The overlapping atomic orbitals can differ. The two types of overlapping orbitals are sigma and pi. Sigma bonds occur when the orbitals of two shared electrons overlap head-to-head, with the electron density most concentrated between nuclei. Pi bonds occur when two orbitals overlap when they are parallel. For example, a bond between two s-orbital electrons is a sigma bond, because two spheres are always coaxial. In terms of bond order, single bonds have one sigma bond, double bonds consist of one sigma bond and one pi bond, and triple bonds contain one sigma bond and two pi bonds. However, the atomic orbitals for bonding may be hybrids. Hybridization is a model that describes how atomic orbitals combine to form new orbitals that better match the geometry of molecules. Atomic orbitals that are similar in energy combine to make hybrid orbitals. For example, the carbon in methane (CH₄) undergoes sp³ hybridization to form four equivalent orbitals, resulting in a tetrahedral shape. Different types of hybridization, such as sp, sp², and sp³, correspond to specific molecular geometries (linear, trigonal planar, and tetrahedral), influencing the bond angles observed in molecules. Hybrid orbitals provide additional directionality to sigma bonds, accurately explaining molecular geometries.
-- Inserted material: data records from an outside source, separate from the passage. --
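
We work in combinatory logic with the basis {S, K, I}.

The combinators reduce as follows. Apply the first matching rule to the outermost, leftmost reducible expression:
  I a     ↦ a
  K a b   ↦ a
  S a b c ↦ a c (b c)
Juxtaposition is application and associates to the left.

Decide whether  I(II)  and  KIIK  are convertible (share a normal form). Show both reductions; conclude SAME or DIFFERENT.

Term A:
  start: I(II)
  step 1: II
  step 2: I

Term B:
  start: KIIK
  step 1: IK
  step 2: K

Answer: DIFFERENT — A ⇓ I, B ⇓ K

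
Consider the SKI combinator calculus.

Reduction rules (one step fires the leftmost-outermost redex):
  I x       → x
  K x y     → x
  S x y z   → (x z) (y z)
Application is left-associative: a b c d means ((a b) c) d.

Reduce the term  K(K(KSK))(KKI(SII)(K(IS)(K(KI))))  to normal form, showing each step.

  start: K(K(KSK))(KKI(SII)(K(IS)(K(KI))))
  step 1: K(KSK)
  step 2: KS

Answer: normal form = KS  (in 2 steps)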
Valence bond theory complements molecular orbital theory (MO), which does not adhere to the valence bond idea that electron pairs are localized between two specific atoms in a molecule, but that they are distributed in sets of molecular orbitals which can extend over the entire molecule. Although both theories describe chemical bonding, MO generally offer a clearer and more reliable framework for predicting magnetic and ionization properties (and therefore optical and IR spectra). In particular, molecular orbitals can effectively account for paramagnetism arising from unpaired electrons, whereas VBT struggles. While both theories are theoretically mathematically equivalent, MO is a more popular approach than VB due to its easier implementation in the early days of computational chemistry.